Park City Intermediate Skiers

Choices are mind-boggling. If you want to start with a worthy cruiser, take Payday from the top of the lift by the same name. The views are spectacular, and at night it becomes one of the longest lighted runs in the Rockies. Probably most popular are the 11 trails served by King Consolidated (called “King Con” by just about everyone). These runs have a steep, wide, smooth pitch.

Both intermediates and advanced skiers will enjoy the runs under the Silverlode chair. To avoid crowds, try the four blues under the Pioneer chair. Or, board McConkey’s, enjoy the spectacular view and take the intermediate ridge routes down from the top. If you want to test yourself, look for a grooming report to find out which black-diamond runs have been groomed. The new Silver Star lift opens up intermediate runs.

Park City Beginner & First-time Skiers

Even those just getting into their snowplow turns can take the Payday and Bonanza chairs to the Summit House and descend the 3.5-mile-long, easy run appropriately named Homerun. For an adventure and to see a different part of the mountain, take the Mid-Mountain Run to the Pioneer chair, where you can have lunch and watch experts head down Blueslip Bowl.

The only complaint about the beginner runs here is that everyone else uses them too. The upper parts of the green-circle trails are used as access routes, while the bottoms are the end runs for skiers coming off more advanced terrain. The greens here are wide and gentle, but they wind in and around tougher stuff. If you’re just starting out and concerned about getting in above your head, carry a trail map and pay attention to the signage. And head to the bottom well before day’s end if you like plenty of room.

For first-timers, the First Time high-speed quad, which slows down during loading and unloading to help ease apprehensions of getting on and off the lift, serves two nice and easy trails.
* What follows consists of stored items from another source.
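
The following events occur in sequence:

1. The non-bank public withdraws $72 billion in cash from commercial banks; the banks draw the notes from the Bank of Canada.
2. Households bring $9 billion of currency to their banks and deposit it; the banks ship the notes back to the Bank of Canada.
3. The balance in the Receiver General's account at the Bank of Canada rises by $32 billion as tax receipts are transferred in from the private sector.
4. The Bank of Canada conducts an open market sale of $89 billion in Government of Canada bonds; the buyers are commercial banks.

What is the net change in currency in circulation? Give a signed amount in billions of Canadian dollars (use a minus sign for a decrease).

Currency withdrawal $72 billion: notes leave the central bank → +$72B.
Currency deposit $9 billion: notes return to the central bank → −$9B.
Government account inflow $32 billion: no currency enters or leaves circulation → 0.
OMO sale (to banks) $89 billion: no currency enters or leaves circulation → 0.
Net: 72 − 9 + 0 + 0 = +$63 billion.

+$63 billion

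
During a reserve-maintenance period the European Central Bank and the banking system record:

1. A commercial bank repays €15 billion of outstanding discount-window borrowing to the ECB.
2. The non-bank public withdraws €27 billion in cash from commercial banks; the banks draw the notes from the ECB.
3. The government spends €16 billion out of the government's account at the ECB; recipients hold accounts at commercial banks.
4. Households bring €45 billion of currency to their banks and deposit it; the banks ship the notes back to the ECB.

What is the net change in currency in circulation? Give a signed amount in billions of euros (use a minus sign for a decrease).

-€18 billion

ECB balance sheet:
  Assets:      Loans to banks −€15B
  Liabilities: Bank reserves +€19B, Currency in circulation −€18B, Government deposits −€16B
So the change in currency in circulation is -€18 billion.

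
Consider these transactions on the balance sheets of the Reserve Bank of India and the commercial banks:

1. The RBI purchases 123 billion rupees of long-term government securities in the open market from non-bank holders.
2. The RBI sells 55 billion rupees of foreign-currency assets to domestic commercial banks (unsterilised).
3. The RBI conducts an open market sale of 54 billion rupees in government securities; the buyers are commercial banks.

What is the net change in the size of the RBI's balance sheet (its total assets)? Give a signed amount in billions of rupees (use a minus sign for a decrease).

Asset purchase (from non-banks) 123 billion rupees: an RBI asset is acquired → +123B.
FX sale 55 billion rupees: an RBI asset is shed → −55B.
OMO sale (to banks) 54 billion rupees: an RBI asset is shed → −54B.
Net: 123 − 55 − 54 = +14 billion.

+14 billion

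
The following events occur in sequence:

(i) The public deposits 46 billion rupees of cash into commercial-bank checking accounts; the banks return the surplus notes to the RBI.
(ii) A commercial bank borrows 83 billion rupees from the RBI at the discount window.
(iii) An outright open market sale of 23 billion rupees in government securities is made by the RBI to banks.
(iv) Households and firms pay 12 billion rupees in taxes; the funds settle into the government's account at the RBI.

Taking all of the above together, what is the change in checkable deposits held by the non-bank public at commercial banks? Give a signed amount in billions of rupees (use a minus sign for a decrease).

RBI balance sheet:
  Assets:      Securities −23B, Loans to banks +83B
  Liabilities: Bank reserves +94B, Currency in circulation −46B, Government deposits +12B
Commercial banking system:
  Assets:      Reserves at CB +94B, Securities +23B
  Liabilities: Checkable deposits +34B, Borrowings from CB +83B
So the change in checkable deposits held by the non-bank public at commercial banks is +34 billion.

+34 billion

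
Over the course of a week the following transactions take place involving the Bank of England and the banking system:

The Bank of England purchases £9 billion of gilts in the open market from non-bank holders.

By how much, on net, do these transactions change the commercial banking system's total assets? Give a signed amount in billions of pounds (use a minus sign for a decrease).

+£9 billion

Asset purchase (from non-banks) £9 billion: bank balance sheets expand → +£9B.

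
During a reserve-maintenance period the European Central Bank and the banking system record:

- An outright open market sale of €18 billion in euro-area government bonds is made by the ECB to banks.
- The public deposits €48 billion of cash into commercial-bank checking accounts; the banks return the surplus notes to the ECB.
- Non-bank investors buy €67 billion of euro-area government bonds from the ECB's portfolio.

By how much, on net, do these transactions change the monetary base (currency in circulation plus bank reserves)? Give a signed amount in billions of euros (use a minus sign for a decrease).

-€85 billion

OMO sale (to banks) €18 billion: ECB balance sheet contracts → −€18B.
Currency deposit €48 billion: just a shift between currency and reserves — both are base money → 0.
Asset sale (to non-banks) €67 billion: ECB balance sheet contracts → −€67B.
Net: −18 + 0 − 67 = -€85 billion.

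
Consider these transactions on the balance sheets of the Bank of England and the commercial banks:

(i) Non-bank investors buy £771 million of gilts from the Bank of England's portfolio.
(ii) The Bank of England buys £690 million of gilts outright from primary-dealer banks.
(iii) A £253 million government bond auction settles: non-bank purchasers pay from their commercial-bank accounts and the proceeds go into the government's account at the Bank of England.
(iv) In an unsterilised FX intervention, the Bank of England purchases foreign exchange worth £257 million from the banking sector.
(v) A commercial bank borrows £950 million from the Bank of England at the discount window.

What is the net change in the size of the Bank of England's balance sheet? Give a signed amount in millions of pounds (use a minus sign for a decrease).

Bank of England balance sheet:
  Assets:      Securities −£81M, Loans to banks +£950M, Foreign assets +£257M
  Liabilities: Bank reserves +£873M, Government deposits +£253M
Change in total Bank of England assets = +£1126 million.

+£1126 million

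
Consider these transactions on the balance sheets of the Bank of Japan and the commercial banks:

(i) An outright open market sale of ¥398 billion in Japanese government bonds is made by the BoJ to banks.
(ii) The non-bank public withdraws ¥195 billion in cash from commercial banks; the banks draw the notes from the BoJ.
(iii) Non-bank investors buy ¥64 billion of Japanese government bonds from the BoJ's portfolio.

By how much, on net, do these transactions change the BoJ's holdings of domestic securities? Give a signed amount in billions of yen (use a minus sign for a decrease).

BoJ balance sheet:
  Assets:      Securities −¥462B
  Liabilities: Bank reserves −¥657B, Currency in circulation +¥195B
Commercial banking system:
  Assets:      Reserves at CB −¥657B, Securities +¥398B
  Liabilities: Checkable deposits −¥259B
So the change in the BoJ's holdings of domestic securities is -¥462 billion.

-¥462 billion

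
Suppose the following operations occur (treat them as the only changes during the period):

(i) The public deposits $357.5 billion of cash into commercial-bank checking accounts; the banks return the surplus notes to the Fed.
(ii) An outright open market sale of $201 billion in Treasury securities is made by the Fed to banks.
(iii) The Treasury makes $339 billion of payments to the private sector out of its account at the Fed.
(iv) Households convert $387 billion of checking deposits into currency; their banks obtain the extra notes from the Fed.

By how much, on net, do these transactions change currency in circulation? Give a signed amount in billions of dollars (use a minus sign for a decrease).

Currency deposit $357.5 billion: notes return to the central bank → −$357.5B.
OMO sale (to banks) $201 billion: no currency enters or leaves circulation → 0.
Government spending $339 billion: no currency enters or leaves circulation → 0.
Currency withdrawal $387 billion: notes leave the central bank → +$387B.
Net: −357.5 + 0 + 0 + 387 = +$29.5 billion.

+$29.5 billion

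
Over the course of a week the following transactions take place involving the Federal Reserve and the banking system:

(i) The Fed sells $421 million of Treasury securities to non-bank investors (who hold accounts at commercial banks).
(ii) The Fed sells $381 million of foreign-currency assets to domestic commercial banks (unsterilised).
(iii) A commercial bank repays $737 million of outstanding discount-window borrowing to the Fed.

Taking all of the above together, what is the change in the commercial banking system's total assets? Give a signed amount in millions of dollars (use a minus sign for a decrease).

Asset sale (to non-banks) $421 million: bank balance sheets shrink → −$421M.
FX sale $381 million: just an asset swap on bank balance sheets → 0.
Discount-window repayment $737 million: bank balance sheets shrink → −$737M.
Net: −421 + 0 − 737 = -$1158 million.

-$1158 million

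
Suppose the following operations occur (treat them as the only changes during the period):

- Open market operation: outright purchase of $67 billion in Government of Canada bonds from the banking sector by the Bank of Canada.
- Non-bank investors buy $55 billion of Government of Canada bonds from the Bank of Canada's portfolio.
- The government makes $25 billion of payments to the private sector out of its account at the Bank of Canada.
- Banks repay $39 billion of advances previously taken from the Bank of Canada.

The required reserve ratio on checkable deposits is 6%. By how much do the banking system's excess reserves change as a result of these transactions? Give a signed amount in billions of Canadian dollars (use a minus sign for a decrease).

-$0.2 billion

OMO purchase (from banks) $67 billion: reserves +$67B, deposits 0.
Asset sale (to non-banks) $55 billion: reserves −$55B, deposits −$55B.
Government spending $25 billion: reserves +$25B, deposits +$25B.
Discount-window repayment $39 billion: reserves −$39B, deposits 0.
Totals: Δreserves = −$2B, Δdeposits = −$30B.
Δrequired reserves = 6% × −$30B = −$1.8B.
Δexcess reserves = Δreserves − Δrequired = −$2B − (−$1.8B) = -$0.2 billion.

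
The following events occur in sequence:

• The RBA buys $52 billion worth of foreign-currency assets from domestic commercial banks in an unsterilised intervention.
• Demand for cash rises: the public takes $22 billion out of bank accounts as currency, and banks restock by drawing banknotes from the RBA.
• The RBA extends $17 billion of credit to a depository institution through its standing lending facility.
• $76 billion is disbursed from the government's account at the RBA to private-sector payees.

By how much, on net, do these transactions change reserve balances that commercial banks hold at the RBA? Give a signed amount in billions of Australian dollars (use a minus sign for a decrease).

+$123 billion

RBA balance sheet:
  Assets:      Loans to banks +$17B, Foreign assets +$52B
  Liabilities: Bank reserves +$123B, Currency in circulation +$22B, Government deposits −$76B
Commercial banking system:
  Assets:      Reserves at CB +$123B, Foreign assets −$52B
  Liabilities: Checkable deposits +$54B, Borrowings from CB +$17B
So the change in reserve balances that commercial banks hold at the RBA is +$123 billion.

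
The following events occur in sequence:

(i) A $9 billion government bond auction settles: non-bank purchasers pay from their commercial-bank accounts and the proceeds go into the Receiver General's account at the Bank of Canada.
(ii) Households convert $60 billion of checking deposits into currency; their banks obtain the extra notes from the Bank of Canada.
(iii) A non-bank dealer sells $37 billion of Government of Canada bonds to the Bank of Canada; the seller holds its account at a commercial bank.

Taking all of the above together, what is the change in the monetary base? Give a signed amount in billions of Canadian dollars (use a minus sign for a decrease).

+$28 billion

Bank of Canada balance sheet:
  Assets:      Securities +$37B
  Liabilities: Bank reserves −$32B, Currency in circulation +$60B, Government deposits +$9B
Monetary base = currency + reserves: +$60B + (−$32B) = +$28 billion.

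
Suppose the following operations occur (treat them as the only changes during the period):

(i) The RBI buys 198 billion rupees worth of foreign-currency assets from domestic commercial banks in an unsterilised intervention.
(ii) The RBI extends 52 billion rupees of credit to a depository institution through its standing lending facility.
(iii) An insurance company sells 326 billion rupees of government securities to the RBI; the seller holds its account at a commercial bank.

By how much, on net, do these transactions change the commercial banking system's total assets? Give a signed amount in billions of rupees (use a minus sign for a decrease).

+378 billion

RBI balance sheet:
  Assets:      Securities +326B, Loans to banks +52B, Foreign assets +198B
  Liabilities: Bank reserves +576B
Commercial banking system:
  Assets:      Reserves at CB +576B, Foreign assets −198B
  Liabilities: Checkable deposits +326B, Borrowings from CB +52B
Change in total bank assets = +378 billion.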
The Three Kings chair takes you a bit higher to more good learning terrain.

Snowboarding Park City

Park City Mountain Resort has some long, nearly flat runs that snowboarders will want to avoid. The two worst ones are Jupiter Access and Thaynes Canyon, both of which are used primarily to reach other parts of the mountain. In particular, Jupiter Access road from the top of the Pioneer or Thaynes lifts is a long, flat traverse, so don’t lose your speed. You can avoid the worst traverses with advance planning. However, snowboarders have a bit of an advantage in Park City’s hike-to powder bowls, because they get to hike to the best stuff in soft boots.

The best all-around freeriding area is below Home Run between the Claim Jumper and Parley’s Park runs. Three lifts can get you there: Silverlode Hi-Speed Six-Pack, Motherlode Lift and Bonanza Hi-Speed Six-Pack. There are some good cuts through the trees, plenty of bumps and some wide smoothies good for kicking up the speed.

Parks and pipes

Both the Town Lift and the Payday Hi-Speed Six-Pack deposit you above the huge terrain park on Payday. The park has a sound system and is lit for night riding. You’ll also find a superpipe on Eagle, similar to the one used in the 2002 Winter Olympics. Three additional terrain parks spread out the tricksters on Pick N Shovel, Jonesy’s and the King’s Crown Superpark. If you’re lucky, you’ll see the Park City All-Star riders and skiers jibbing in the parks.Twice named “Terrain Park of the Year” by Transworld Snowboarding magazine,” new additions for the 2006-07 season are rails, funboxes and jumps.

Cross-Country Skiing and Snowshoeing

White Pine Touring (615-5858) offers 20 km. of track and skate skiing, plus track, skate and telemark lessons at the Park City golf course and an adjacent dairy farm. For those who want to get off the flats, half-day snowshoe (Wednesday and Sunday) and ski (Tuesday and Friday) tours in the Uinta Mountains are available. If you venture out on your own, this is a good stop for advice and maps of the local mountain bike trails that are perfect for snowshoeing (many are accessible from downtown Park City).

The Homestead Resort (654-1102; 800-327-7220; above), 14 miles southeast of Park City in Midway, has 12 km. of skiing at Homestead Golf Course and 18 km. at Wasatch Mountain State Park. Snowshoeing and snowmobiling also are available. Nearby Soldier Hollow, site of the 2002 Olympic cross-country competitions, offers 26 km. of both track and skate skiing for all levels.